These forums are now Read Only. If you have an Acrobat question, ask questions and get help from one of our experts.

Extraction of Hilighted annotation in pdf

eswer_engg
Registered: Sep 26 2007
Posts: 8

Thanks for reply
I want to clarify something which u have asked.
I have a PDF file in which some of the text are highlighted with different colours. I want to extract those text from the PDF file with corresponding page number and store it into a text file(Text Format)in local system.
 
//My Code given below//
 
this.syncAnnotScan();
myAnnotList = this.getAnnots({npage: 0,type: "Highlight",strokeColor: color.yellow,nsortBy: ANSB_Page});
//open a new report Doc
 
var myReport = new Report();
myReport.size = 1.5;
myReport.color = color.blue;
myReport.writeText("Summary of Hilighted Comments with pageNo");
myReport.color = color.black;
myReport.writeText(" ");
myReport.writeText("Number of comments: "+ myAnnotList.length);
myReport.writeText(" ");
 
for(var i=0 ;i < myAnnotList.length ;i++)
{
if(myAnnotList[i].type == "Highlight")
{

myReport.writeText("Type: " + myAnnotList[i].type + "; Content: " + myAnnotList[i]+ "; Page:" + myAnnotList[i].page);
}
}
 
var FinalReport = new Report();
var Docrep = myReport.open(FinalReport.pdf);
 
In this code i am getting type of annotation and page number of corresponding Highlighted word or text but i am not getting the highlighted text.
 
I want to get the annotation type ,page number and highlighted text,
Please help me in this regards.
 
Thanks And Regards,
ESWER

My Product Information:
Acrobat Standard 7.0.0, Windows
thomp
Expert
Registered: Feb 15 2006
Posts: 4411
The highlight annotation doesn't really have anything to do with the text. It's just a graphic that sits on top of the page. If you want to find what it's sitting on you'll have to do a search of all the text on the page to find the text that matches the coordinates of the Highlight Annot.

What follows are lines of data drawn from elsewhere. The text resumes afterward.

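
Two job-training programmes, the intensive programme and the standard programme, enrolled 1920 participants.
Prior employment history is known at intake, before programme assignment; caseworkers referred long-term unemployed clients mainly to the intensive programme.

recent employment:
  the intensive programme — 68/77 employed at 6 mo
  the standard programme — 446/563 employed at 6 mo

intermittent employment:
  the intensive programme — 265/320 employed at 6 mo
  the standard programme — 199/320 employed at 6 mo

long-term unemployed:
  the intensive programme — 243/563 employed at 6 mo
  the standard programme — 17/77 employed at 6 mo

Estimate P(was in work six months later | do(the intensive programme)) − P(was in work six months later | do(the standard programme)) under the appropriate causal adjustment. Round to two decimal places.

The stratified and pooled comparisons disagree (the intensive programme wins within each prior employment history; the standard programme wins overall), so the answer turns on the causal role of prior employment history.
The imbalance in prior employment history arose from how participants were allocated, not from anything the programme did; and prior employment history independently affects the outcome. The pooled gap is confounded — condition on prior employment history.
Adjusting over the population distribution of prior employment history: 0.333·(0.883−0.792) + 0.333·(0.828−0.622) + 0.333·(0.432−0.221) = +0.169.

+0.17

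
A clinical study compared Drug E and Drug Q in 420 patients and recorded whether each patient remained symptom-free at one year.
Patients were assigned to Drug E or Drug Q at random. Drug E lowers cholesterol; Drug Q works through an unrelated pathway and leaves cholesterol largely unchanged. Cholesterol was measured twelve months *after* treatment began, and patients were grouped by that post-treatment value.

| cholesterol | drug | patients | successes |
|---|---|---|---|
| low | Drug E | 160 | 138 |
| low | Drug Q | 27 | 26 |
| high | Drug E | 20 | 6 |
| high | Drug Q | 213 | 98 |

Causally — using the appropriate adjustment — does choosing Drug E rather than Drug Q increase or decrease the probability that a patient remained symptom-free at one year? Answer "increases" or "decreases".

The cholesterol-specific comparison favours Drug Q throughout, but the pooled figures favour Drug E. The question is whether to condition on cholesterol.
The distribution of cholesterol is itself part of what the drug does — it is an intermediate outcome. Holding it fixed would remove that part of the effect; the total effect is the pooled difference.
Pooled: Drug E 80.0% vs Drug Q 51.7%; Drug E is higher overall.

increases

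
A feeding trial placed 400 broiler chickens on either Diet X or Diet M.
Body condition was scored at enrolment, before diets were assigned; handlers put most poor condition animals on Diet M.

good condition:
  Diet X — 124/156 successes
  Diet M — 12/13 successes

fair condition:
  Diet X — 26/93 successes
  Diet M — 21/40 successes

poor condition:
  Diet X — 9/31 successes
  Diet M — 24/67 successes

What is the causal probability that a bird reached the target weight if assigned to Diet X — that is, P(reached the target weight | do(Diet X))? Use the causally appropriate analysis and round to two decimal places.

Since starting body condition is a pre-existing factor (not a product of the diet) and it affects the outcome on its own, it is a confounder. The stratified rates, not the pooled rate, identify the causal effect.
Standardising Diet X to the population starting body condition mix: 0.422·124/156 + 0.333·26/93 + 0.245·9/31 = 0.500.

0.50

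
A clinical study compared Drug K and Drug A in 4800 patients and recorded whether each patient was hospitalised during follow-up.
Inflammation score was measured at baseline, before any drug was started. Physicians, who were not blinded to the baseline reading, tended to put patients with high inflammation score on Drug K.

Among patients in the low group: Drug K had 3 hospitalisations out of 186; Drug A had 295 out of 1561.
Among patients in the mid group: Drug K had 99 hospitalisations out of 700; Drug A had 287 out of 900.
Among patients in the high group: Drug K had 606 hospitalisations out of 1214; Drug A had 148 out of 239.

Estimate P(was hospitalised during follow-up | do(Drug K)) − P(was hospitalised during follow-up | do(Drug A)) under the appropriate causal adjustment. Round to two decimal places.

The imbalance in inflammation score arose from how patients were allocated, not from anything the drug did; and inflammation score independently affects the outcome. The pooled gap is confounded — condition on inflammation score.
Adjusting over the population distribution of inflammation score: 0.364·(0.016−0.189) + 0.333·(0.141−0.319) + 0.303·(0.499−0.619) = -0.158.

-0.16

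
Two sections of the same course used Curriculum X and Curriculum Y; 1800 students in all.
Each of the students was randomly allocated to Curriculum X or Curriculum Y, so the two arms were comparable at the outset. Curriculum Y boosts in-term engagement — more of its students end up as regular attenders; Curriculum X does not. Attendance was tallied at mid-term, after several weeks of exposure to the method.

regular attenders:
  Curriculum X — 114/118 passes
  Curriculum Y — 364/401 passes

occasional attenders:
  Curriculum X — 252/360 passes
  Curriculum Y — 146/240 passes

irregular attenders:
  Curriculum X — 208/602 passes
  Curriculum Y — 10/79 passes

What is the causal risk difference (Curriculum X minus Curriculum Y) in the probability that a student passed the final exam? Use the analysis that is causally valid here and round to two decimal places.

-0.19

The stratified and pooled comparisons disagree (Curriculum X wins within each mid-term attendance; Curriculum Y wins overall), so the answer turns on the causal role of mid-term attendance.
Stratifying would compare teaching methods among students the teaching methods themselves sorted into mid-term attendance groups — a form of selection on an intermediate. The unconditioned pooled rates give the total causal effect.
The causal difference is the pooled difference: 0.531 − 0.722 = -0.191.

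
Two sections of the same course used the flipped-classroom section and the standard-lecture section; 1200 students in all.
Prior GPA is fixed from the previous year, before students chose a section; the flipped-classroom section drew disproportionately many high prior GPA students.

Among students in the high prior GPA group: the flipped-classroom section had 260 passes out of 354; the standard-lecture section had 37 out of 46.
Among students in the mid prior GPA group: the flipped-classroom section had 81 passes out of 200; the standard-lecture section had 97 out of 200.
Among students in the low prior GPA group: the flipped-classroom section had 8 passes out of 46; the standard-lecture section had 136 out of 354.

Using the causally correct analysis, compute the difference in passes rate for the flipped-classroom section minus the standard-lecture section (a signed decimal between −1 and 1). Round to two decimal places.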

Use the "doc.getPageNthWord()" and "doc.getPageNthWordQuad()" functions. It's actually not as complex as it sounds. Given the code you've already written, this should only be a few more lines. If you search the Acrobat JS Reference you'll find some examples that use these functions.

Thom Parker
The source for PDF Scripting Info
www.pdfscripting.com
Very Important - How to Debug Your Script

eswer_engg
Registered: Sep 26 2007
Posts: 8
Thanks for ur valueable idea ,but iam not able to use doc.getPageNthWord() and doc.getPageNthWordQuad()properly can u please give some code regarding this concern. (ASAP)
catfiche
Registered: Nov 3 2006
Posts: 1
I use a third party program AbridgePDF for just that and it works like a charm. I think it runs about $100 for a single-user license, worth the price if you're regularly highlighting research documents like I am.